My dad got his prostate biopsy yesterday morning. I’m going to dedicate this post to him instead of focusing on my own narcissistic butt today. Cancer or no cancer, it’s still a nice butt despite what you may think.

Before he shared the results, he wanted to join me on one of my daily walks around the hospital to avoid getting Lovenox (anti blood clot meds) shot in my abdomen. Trust me, if I had to move 2 miles to avoid getting shot with it, I will drag myself across the filthy hospital floor. It’s that bad.

My brother Jonathan, took this picture of us and I will seriously treasure it forever. Hospital gown and all.

He got the news on Friday morning, but because he didn’t have a chance to share it with my mom, the rest of the family, and his own friends, I wanted to respect his time to communicate with them in his own way.

I’m not sure if I’m relieved for the company or sad for his struggle before him (maybe a little of both), but my dad will be sharing my battle with cancer with his own while he goes through treatment for prostate cancer….Seriously F*ck cancer.

He literally spent the whole day with me yesterday at the hospital while I got my chemo treatment. At the end, I asked him if he had done anything productive while sitting in the chair next to me.

Tonight he told me he had to think of an answer and he said that the most productive thing he could do for himself is to sit next to me and watch me get better, gain weight from eating, joke around with the hospital staff, and just allow my old self to shine through such a difficult time. He said seeing me like this gives him hope and strength for his own outlook.

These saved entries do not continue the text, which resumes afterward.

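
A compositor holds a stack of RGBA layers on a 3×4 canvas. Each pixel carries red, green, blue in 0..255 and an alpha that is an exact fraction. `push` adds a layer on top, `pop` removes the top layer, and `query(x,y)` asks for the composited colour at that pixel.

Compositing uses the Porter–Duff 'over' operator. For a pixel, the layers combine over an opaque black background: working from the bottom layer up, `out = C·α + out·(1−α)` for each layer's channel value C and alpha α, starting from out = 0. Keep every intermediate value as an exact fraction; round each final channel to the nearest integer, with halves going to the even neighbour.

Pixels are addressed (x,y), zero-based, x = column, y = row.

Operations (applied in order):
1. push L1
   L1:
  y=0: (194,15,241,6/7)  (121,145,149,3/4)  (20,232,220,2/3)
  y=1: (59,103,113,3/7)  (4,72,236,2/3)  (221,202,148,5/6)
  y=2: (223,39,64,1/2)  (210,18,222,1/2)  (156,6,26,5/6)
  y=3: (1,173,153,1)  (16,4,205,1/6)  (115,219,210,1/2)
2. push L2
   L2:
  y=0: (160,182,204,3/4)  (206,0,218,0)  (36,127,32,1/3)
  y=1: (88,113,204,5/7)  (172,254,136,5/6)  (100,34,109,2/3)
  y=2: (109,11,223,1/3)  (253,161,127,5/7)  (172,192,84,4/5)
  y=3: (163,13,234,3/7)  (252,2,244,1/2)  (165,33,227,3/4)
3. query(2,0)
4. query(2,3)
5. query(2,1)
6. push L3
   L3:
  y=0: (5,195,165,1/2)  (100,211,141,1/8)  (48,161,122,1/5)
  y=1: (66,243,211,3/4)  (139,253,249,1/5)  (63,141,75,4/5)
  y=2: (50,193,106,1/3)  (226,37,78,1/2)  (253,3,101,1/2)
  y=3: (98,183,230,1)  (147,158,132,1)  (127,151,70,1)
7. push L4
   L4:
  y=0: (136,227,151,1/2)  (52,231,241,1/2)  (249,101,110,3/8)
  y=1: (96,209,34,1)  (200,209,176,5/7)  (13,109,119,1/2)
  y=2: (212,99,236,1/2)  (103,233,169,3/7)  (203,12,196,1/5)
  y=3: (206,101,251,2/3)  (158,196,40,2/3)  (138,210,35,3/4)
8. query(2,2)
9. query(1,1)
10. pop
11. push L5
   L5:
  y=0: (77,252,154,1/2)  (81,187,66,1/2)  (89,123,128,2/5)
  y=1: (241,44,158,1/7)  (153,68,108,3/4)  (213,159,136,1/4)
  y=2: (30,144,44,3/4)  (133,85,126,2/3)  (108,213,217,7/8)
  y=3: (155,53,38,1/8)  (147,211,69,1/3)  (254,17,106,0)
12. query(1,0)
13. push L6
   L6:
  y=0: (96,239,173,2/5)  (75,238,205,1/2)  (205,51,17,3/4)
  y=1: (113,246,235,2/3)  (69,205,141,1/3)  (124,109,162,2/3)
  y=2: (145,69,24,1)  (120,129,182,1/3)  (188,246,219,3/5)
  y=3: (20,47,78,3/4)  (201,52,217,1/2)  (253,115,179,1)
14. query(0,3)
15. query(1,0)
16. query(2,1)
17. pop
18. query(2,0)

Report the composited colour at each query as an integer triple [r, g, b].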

Last Sunday, he said this would be a Father’s day that he’ll never forget because he was blessed to be an important part of his son’s cancer recovery journey. At the time, I was too sick to even think of getting him something so I wrote him a letter. I’d like to share it with you here.

* Papi,

On this Father’s day 2018 I wanted to specifically thank you for walking with me on this long and difficult journey we have ahead of us.Your dedication to ensure that my outlook coming out of this is as close to 100% is nothing short of amazing. My strength and confidence comes from your strength and confidence. For that I’m thankful that I have you as my father.

While I may get frustrated that you refuse to take no for an answer if it comes to my health from the doctors and the “system”, I know that you do it out of love to ensure that no stone is left unturned and that all options are exhausted.

I think I speak for Kimberly and Jonathan when we say that you are the example of a man after God’s own heart. There’s a reason that the church and our community flock to you for wisdom and discernment as you pray for it regularly from the Lord himself. The reason why things have gone smoothly so far despite our struggles with scheduling appointments is because you were able to gather your army of prayer warriors to help us.

The last two weeks I have felt anger, frustration, fear, and despair. Whereas you have only shown positivity and certainty that God has everything planned out for a reason.

At this point in time, I do not know what your outlook will be in the next week. Whatever it is, know that I’ll do my best to show even half of the resilience that you have during my time of need.

Happy Father’s Day.

Love,
-Andrew

*We’re Latino after all, I grew up calling my dad “daddy” in Spanish. I’m 30, I still call him Papi because that’s who he is

My dad’s always forced us to do what he calls “Family Time” for like +10 plus years. It’s where we hang out in the basement at my parents house every Sunday, chat about our week, and pray one by one. I always thought it was lame but today it was absolutely necessary. Doubly necessary because Panama is playing England tomorrow at 7am.

Jonathan, me, mom, and dad, took our turns praying. While dad was calling out to God to make this Father/Son journey a testament to the world of our trust in Him and His goodness, I heard 2 strikes of thunder outside of my hospital window. I’d like to think that’s God saying that he heard us and that he will.